I’m irrationally fearful of heights and I’m incurably thirsty for new adventures. And there we were, in a huge parking lot amidst the Sedona red rocks, in the wee hours of the morning before sunrise. This was going to be our novice hot air balloon ride!
My husband and I were “helping” the crew blow up a gigantic, buoyant beauty with lemon-yellow and avocado-green horizontal stripes and a black collar stripe around her neck.
When we first saw her, she was lying on her side. A huge wicker basket (gondola) was tied to her neck by a tangled array of ropes. Gondolas serve as the passengers’ cabin-cum-cockpit for hot air balloon flights. They come in various sizes. This one had had a maximum capacity of seven people.
The Northern Lights crewmembers were pumping her up with huge floor fans. Occasionally they shot bursts of propane-driven flame-balls from a burner located at the bottom of the gondola into her deep interior.
In a matter of minutes, she silently rose up on her side. A couple more minutes passed and she stood up erect – tall and mighty. Fully inflated, she stood about 80 feet tall and 70 feet wide. She was impatiently bouncing up and down as if trying to grab her reluctant gondola lover to elope into the sky.
Five of us, including our pilot, Blair, jumped over the high wicker sides and into the gondola with the help of the crewmembers. The flaming propane burner was on the floor of the gondola and we were standing around it. Then off we went – up, up, and up, cruising to about 2,000 feet above the ground. It was a smooth and silent take-off.
Generally when we picture going airborne, most of us think of airplanes that go through a lengthy and noisy rendezvous with the runways to culminate in a take-off. It is completely different with hot air balloon take-offs. And there are no seat belts to fasten!
We drifted along with the slight breeze, over the breathtaking red rocks, bushes, meadows and a state highway. We even spotted some wildlife in the bushes. It was serene with a twist of anxiety. Maybe it was my acrophobia that gave it the twist. Or maybe everybody felt the same way on realizing that we were about 2000 feet up in the air and separated from the vast open space by just a thin wicker frame. Nevertheless, it was a mesmerizing joy ride.
As we were floating along, Blair occasionally pulled a trigger near the propane burner and maneuvered a network of ropes in the gondola. He was opening the shutters of the balloon to let streams of hot air into her. Hot air balloons work on the principle that when heated air collects within the balloon, it becomes lighter than the surrounding air to make it float. By themselves, these balloons are like rudderless ships; they cannot be steered. They need a favorable air current to help the pilot steer them to the required destination.

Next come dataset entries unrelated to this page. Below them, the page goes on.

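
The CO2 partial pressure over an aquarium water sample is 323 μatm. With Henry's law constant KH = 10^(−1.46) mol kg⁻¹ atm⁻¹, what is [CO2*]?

[CO2*] = 11.2 μmol/kg

KH = 10^(−1.46) = 3.467×10^-2 mol kg⁻¹ atm⁻¹
[CO2*] = KH · pCO2 = 3.467×10^-2 × 323×10^-6 atm = 1.12×10^-5 mol/kg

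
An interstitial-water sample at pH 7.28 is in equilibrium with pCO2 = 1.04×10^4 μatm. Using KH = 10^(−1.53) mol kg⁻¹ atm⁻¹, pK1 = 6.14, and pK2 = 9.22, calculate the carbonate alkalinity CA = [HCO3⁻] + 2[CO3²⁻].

[CO2*] = KH · pCO2 = 10^(−1.53) × 1.04×10^4×10^-6 = 3.069×10^-4 mol/kg
α₀ = 1/(1 + K1/[H⁺] + K1K2/[H⁺]²) = 1/(1 + 10^+1.14 + 10^-0.80) = 0.06683
DIC = [CO2*]/α₀ = 3.069×10^-4 / 0.06683 = 4.592 mmol/kg
CA = (α₁ + 2α₂)·DIC = (0.9226 + 2×0.01059) × 4.592 = 4.33 mmol/kg

CA = 4.33 mmol/kg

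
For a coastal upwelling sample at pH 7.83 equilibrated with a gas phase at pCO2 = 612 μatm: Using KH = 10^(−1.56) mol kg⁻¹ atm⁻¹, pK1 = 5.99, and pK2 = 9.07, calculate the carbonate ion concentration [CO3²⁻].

[CO3²⁻] = 0.0671 mmol/kg

[CO2*] = KH · pCO2 = 10^(−1.56) × 612×10^-6 = 1.686×10^-5 mol/kg
α₀ = 1/(1 + K1/[H⁺] + K1K2/[H⁺]²) = 1/(1 + 10^+1.84 + 10^+0.60) = 0.01348
DIC = [CO2*]/α₀ = 1.686×10^-5 / 0.01348 = 1.250 mmol/kg
[CO3²⁻] = α₂·DIC; α₂ = 0.05368, so [CO3²⁻] = 0.05368 × 1.250 = 0.0671 mmol/kg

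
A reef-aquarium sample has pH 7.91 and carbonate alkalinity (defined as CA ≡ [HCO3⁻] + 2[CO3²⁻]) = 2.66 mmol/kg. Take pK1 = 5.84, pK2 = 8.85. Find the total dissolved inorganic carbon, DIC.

CA = [HCO3⁻] + 2[CO3²⁻] = (α₁ + 2α₂)·DIC
At pH 7.91: [H⁺]/K1 = 10^-2.07 = 0.0085114, K2/[H⁺] = 10^-0.94 = 0.11482
α₁ = 1/(1 + 0.0085114 + 0.11482) = 1/1.1233 = 0.8902; α₂ = α₁·K2/[H⁺] = 0.1022
α₁ + 2α₂ = 1.0946
DIC = CA / (α₁ + 2α₂) = 2.66 / 1.0946 = 2.43 mmol/kg

DIC = 2.43 mmol/kg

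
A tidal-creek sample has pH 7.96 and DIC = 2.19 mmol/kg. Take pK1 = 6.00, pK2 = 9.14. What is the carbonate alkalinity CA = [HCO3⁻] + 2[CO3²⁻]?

CA = 2.30 mmol/kg

CA = [HCO3⁻] + 2[CO3²⁻] = (α₁ + 2α₂)·DIC
At pH 7.96: [H⁺]/K1 = 10^-1.96 = 0.010965, K2/[H⁺] = 10^-1.18 = 0.066069
α₁ = 1/(1 + 0.010965 + 0.066069) = 1/1.0770 = 0.9285; α₂ = α₁·K2/[H⁺] = 0.06134
α₁ + 2α₂ = 1.0512
CA = 1.0512 × 2.19 = 2.30 mmol/kg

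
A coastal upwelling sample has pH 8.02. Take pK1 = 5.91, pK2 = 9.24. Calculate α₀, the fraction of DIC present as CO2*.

α₀ = 0.00727

α₀ = 1 / (1 + K1/[H⁺] + K1K2/[H⁺]²) = 1 / (1 + 10^+2.11 + 10^+0.89)
   = 1 / (1 + 128.82 + 7.7625) = 1/137.59 = 0.007268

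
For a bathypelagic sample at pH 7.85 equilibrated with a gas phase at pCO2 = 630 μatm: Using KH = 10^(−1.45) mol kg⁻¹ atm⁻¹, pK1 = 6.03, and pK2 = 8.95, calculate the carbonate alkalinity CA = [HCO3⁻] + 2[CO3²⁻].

CA = 1.71 mmol/kg

[CO2*] = KH · pCO2 = 10^(−1.45) × 630×10^-6 = 2.235×10^-5 mol/kg
α₀ = 1/(1 + K1/[H⁺] + K1K2/[H⁺]²) = 1/(1 + 10^+1.82 + 10^+0.72) = 0.01383
DIC = [CO2*]/α₀ = 2.235×10^-5 / 0.01383 = 1.617 mmol/kg
CA = (α₁ + 2α₂)·DIC = (0.9136 + 2×0.07257) × 1.617 = 1.71 mmol/kg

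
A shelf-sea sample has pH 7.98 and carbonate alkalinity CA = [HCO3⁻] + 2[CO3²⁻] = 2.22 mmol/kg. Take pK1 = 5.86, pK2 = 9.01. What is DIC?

DIC = 2.06 mmol/kg

CA = [HCO3⁻] + 2[CO3²⁻] = (α₁ + 2α₂)·DIC
At pH 7.98: [H⁺]/K1 = 10^-2.12 = 0.0075858, K2/[H⁺] = 10^-1.03 = 0.093325
α₁ = 1/(1 + 0.0075858 + 0.093325) = 1/1.1009 = 0.9083; α₂ = α₁·K2/[H⁺] = 0.08477
α₁ + 2α₂ = 1.0779
DIC = CA / (α₁ + 2α₂) = 2.22 / 1.0779 = 2.06 mmol/kg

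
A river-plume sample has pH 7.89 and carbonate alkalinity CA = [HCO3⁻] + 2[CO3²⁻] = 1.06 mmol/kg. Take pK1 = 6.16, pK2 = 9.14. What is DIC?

DIC = 1.02 mmol/kg

CA = [HCO3⁻] + 2[CO3²⁻] = (α₁ + 2α₂)·DIC
At pH 7.89: [H⁺]/K1 = 10^-1.73 = 0.018621, K2/[H⁺] = 10^-1.25 = 0.056234
α₁ = 1/(1 + 0.018621 + 0.056234) = 1/1.0749 = 0.9304; α₂ = α₁·K2/[H⁺] = 0.05232
α₁ + 2α₂ = 1.0350
DIC = CA / (α₁ + 2α₂) = 1.06 / 1.0350 = 1.02 mmol/kg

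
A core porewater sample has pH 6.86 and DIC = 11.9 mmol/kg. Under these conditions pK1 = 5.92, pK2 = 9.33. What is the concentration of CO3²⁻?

[CO3²⁻] = 0.0361 mmol/kg

α₂ = 1 / (1 + [H⁺]/K2 + [H⁺]²/(K1K2)) = 1 / (1 + 10^+2.47 + 10^+1.53)
   = 1 / (1 + 295.12 + 33.884) = 1/330.01 = 0.003030
[CO3²⁻] = α₂ × DIC = 0.003030 × 11.9 = 0.0361 mmol/kg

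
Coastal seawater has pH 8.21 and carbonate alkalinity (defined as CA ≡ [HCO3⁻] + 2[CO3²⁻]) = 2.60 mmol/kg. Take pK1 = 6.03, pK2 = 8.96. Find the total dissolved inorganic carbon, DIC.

DIC = 2.27 mmol/kg

CA = [HCO3⁻] + 2[CO3²⁻] = (α₁ + 2α₂)·DIC
At pH 8.21: [H⁺]/K1 = 10^-2.18 = 0.0066069, K2/[H⁺] = 10^-0.75 = 0.17783
α₁ = 1/(1 + 0.0066069 + 0.17783) = 1/1.1844 = 0.8443; α₂ = α₁·K2/[H⁺] = 0.1501
α₁ + 2α₂ = 1.1446
DIC = CA / (α₁ + 2α₂) = 2.60 / 1.1446 = 2.27 mmol/kg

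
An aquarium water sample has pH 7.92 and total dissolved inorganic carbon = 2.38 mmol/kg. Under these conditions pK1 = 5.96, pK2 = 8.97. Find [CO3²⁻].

[CO3²⁻] = 0.193 mmol/kg

α₂ = 1 / (1 + [H⁺]/K2 + [H⁺]²/(K1K2)) = 1 / (1 + 10^+1.05 + 10^-0.91)
   = 1 / (1 + 11.220 + 0.12303) = 1/12.343 = 0.08102
[CO3²⁻] = α₂ × DIC = 0.08102 × 2.38 = 0.193 mmol/kg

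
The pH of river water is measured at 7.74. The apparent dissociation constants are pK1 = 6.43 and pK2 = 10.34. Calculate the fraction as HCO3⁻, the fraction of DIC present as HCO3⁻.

α₁ = 0.951

α₁ = 1 / (1 + [H⁺]/K1 + K2/[H⁺]) = 1 / (1 + 10^-1.31 + 10^-2.60)
   = 1 / (1 + 0.048978 + 0.0025119) = 1/1.0515 = 0.9510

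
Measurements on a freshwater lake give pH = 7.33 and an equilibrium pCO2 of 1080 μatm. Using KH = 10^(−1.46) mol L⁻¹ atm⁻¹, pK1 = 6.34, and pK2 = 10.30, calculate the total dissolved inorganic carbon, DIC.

[CO2*] = KH · pCO2 = 10^(−1.46) × 1080×10^-6 = 3.745×10^-5 mol/L
α₀ = 1/(1 + K1/[H⁺] + K1K2/[H⁺]²) = 1/(1 + 10^+0.99 + 10^-1.98) = 0.09274
DIC = [CO2*]/α₀ = 3.745×10^-5 / 0.09274 = 0.404 mmol/L

DIC = 0.404 mmol/L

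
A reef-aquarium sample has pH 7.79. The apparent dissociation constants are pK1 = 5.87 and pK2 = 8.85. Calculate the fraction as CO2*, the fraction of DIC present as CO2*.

α₀ = 1 / (1 + K1/[H⁺] + K1K2/[H⁺]²) = 1 / (1 + 10^+1.92 + 10^+0.86)
   = 1 / (1 + 83.176 + 7.2444) = 1/91.421 = 0.01094

α₀ = 0.0109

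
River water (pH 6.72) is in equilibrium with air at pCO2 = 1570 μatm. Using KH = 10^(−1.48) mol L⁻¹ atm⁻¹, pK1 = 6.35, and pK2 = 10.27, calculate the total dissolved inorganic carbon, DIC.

[CO2*] = KH · pCO2 = 10^(−1.48) × 1570×10^-6 = 5.199×10^-5 mol/L
α₀ = 1/(1 + K1/[H⁺] + K1K2/[H⁺]²) = 1/(1 + 10^+0.37 + 10^-3.18) = 0.2990
DIC = [CO2*]/α₀ = 5.199×10^-5 / 0.2990 = 0.174 mmol/L

DIC = 0.174 mmol/L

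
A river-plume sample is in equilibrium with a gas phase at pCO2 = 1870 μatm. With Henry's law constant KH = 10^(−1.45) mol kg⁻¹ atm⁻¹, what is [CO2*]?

KH = 10^(−1.45) = 3.548×10^-2 mol kg⁻¹ atm⁻¹
[CO2*] = KH · pCO2 = 3.548×10^-2 × 1870×10^-6 atm = 6.64×10^-5 mol/kg

[CO2*] = 66.4 μmol/kg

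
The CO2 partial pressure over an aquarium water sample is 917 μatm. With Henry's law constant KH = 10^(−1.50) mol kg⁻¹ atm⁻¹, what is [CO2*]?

[CO2*] = 29.0 μmol/kg

KH = 10^(−1.50) = 3.162×10^-2 mol kg⁻¹ atm⁻¹
[CO2*] = KH · pCO2 = 3.162×10^-2 × 917×10^-6 atm = 2.90×10^-5 mol/kg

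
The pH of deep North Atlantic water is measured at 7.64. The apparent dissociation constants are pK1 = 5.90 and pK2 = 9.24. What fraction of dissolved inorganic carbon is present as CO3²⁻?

α₂ = 1 / (1 + [H⁺]/K2 + [H⁺]²/(K1K2)) = 1 / (1 + 10^+1.60 + 10^-0.14)
   = 1 / (1 + 39.811 + 0.72444) = 1/41.535 = 0.02408

α₂ = 0.0241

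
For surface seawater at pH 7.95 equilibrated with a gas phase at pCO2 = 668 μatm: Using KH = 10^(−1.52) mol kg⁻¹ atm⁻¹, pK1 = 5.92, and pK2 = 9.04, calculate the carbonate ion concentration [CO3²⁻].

[CO2*] = KH · pCO2 = 10^(−1.52) × 668×10^-6 = 2.017×10^-5 mol/kg
α₀ = 1/(1 + K1/[H⁺] + K1K2/[H⁺]²) = 1/(1 + 10^+2.03 + 10^+0.94) = 0.008557
DIC = [CO2*]/α₀ = 2.017×10^-5 / 0.008557 = 2.357 mmol/kg
[CO3²⁻] = α₂·DIC; α₂ = 0.07453, so [CO3²⁻] = 0.07453 × 2.357 = 0.176 mmol/kg

[CO3²⁻] = 0.176 mmol/kg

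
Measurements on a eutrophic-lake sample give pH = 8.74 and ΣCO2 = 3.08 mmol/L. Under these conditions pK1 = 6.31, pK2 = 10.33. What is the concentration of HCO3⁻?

α₁ = 1 / (1 + [H⁺]/K1 + K2/[H⁺]) = 1 / (1 + 10^-2.43 + 10^-1.59)
   = 1 / (1 + 0.0037154 + 0.025704) = 1/1.0294 = 0.9714
[HCO3⁻] = α₁ × DIC = 0.9714 × 3.08 = 2.99 mmol/L

[HCO3⁻] = 2.99 mmol/L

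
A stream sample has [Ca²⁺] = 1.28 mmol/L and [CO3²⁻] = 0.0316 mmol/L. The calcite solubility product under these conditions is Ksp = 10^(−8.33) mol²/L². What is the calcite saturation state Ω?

Ksp = 10^(−8.33) = 4.677×10^-9
Ω = [Ca²⁺][CO3²⁻]/Ksp = (1.28×10^-3)(0.0316×10^-3) / 4.677×10^-9 = 8.65

Ω = 8.65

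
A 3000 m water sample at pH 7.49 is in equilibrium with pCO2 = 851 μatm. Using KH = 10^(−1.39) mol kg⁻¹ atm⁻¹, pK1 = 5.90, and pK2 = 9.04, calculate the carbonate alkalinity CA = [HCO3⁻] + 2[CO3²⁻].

CA = 1.42 mmol/kg

[CO2*] = KH · pCO2 = 10^(−1.39) × 851×10^-6 = 3.467×10^-5 mol/kg
α₀ = 1/(1 + K1/[H⁺] + K1K2/[H⁺]²) = 1/(1 + 10^+1.59 + 10^+0.04) = 0.02439
DIC = [CO2*]/α₀ = 3.467×10^-5 / 0.02439 = 1.421 mmol/kg
CA = (α₁ + 2α₂)·DIC = (0.9489 + 2×0.02674) × 1.421 = 1.42 mmol/kg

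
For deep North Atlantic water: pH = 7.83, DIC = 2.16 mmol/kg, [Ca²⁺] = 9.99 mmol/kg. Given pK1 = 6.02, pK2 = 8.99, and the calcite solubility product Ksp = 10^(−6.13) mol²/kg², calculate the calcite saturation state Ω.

Ω = 1.86

α₂ = 1 / (1 + [H⁺]/K2 + [H⁺]²/(K1K2)) = 1 / (1 + 10^+1.16 + 10^-0.65)
   = 1 / (1 + 14.454 + 0.22387) = 1/15.678 = 0.06378
[CO3²⁻] = α₂ × DIC = 0.06378 × 2.16 = 0.1378 mmol/kg
Ksp = 10^(−6.13) = 7.413×10^-7
Ω = [Ca²⁺][CO3²⁻]/Ksp = (9.99×10^-3)(1.378×10^-4) / 7.413×10^-7 = 1.86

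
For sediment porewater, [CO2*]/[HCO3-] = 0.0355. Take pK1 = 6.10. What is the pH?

pH = 7.55

From K1 = [H⁺][HCO3-]/[CO2*]:  pH = pK1 − log₁₀([CO2*]/[HCO3-])
log₁₀(0.0355) = -1.450
pH = 6.10 − (-1.450) = 7.55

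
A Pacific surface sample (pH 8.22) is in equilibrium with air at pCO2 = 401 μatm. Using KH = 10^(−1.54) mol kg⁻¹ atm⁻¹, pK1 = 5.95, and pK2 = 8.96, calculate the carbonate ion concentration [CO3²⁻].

[CO2*] = KH · pCO2 = 10^(−1.54) × 401×10^-6 = 1.156×10^-5 mol/kg
α₀ = 1/(1 + K1/[H⁺] + K1K2/[H⁺]²) = 1/(1 + 10^+2.27 + 10^+1.53) = 0.004523
DIC = [CO2*]/α₀ = 1.156×10^-5 / 0.004523 = 2.557 mmol/kg
[CO3²⁻] = α₂·DIC; α₂ = 0.1533, so [CO3²⁻] = 0.1533 × 2.557 = 0.392 mmol/kg

[CO3²⁻] = 0.392 mmol/kg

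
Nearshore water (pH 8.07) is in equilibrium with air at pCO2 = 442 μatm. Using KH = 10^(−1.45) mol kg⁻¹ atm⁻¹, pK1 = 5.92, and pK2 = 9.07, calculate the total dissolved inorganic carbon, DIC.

[CO2*] = KH · pCO2 = 10^(−1.45) × 442×10^-6 = 1.568×10^-5 mol/kg
α₀ = 1/(1 + K1/[H⁺] + K1K2/[H⁺]²) = 1/(1 + 10^+2.15 + 10^+1.15) = 0.006395
DIC = [CO2*]/α₀ = 1.568×10^-5 / 0.006395 = 2.45 mmol/kg

DIC = 2.45 mmol/kg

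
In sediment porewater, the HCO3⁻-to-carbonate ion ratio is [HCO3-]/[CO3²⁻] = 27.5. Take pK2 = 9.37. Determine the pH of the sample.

From K2 = [H⁺][CO3²⁻]/[HCO3-]:  pH = pK2 − log₁₀([HCO3-]/[CO3²⁻])
log₁₀(27.5) = +1.439
pH = 9.37 − (+1.439) = 7.93

pH = 7.93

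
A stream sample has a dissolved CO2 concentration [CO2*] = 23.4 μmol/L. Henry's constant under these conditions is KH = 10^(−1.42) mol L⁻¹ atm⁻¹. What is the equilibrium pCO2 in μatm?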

About an hour went by on this breathtaking float, and then it was time for us to make our touchdown. Blair was constantly in contact with the ground crew though his radio. The ground crew is also called the chase crew because they literally “chase” the balloon to keep track of her to help with the landing. We could see our chase crew below, closely following us.
I saw Blair hurl down a rope. Like hungry tigers leaping on an escaping prey, two guys from the chase crew jumped up, grabbed the rope and pulled our gondola down to an open spot among the bushes. We had a safe – if not precisely smooth – landing!
Soon after the support crew deflated the balloon and started packing her up, they served us a delicious champagne breakfast.
It was a truly memorable experience! I will do it again – with less anxiety.
Whether you are airsick or seasick or heights-sick, or whatever your phobias may be, take time to enjoy life. Don’t let your fear paralyze you, whatever the “it” may be, if you wished that you could do “it.” Just park your fears and do “it.” You will enjoy “it”! My “it” was the balloon ride.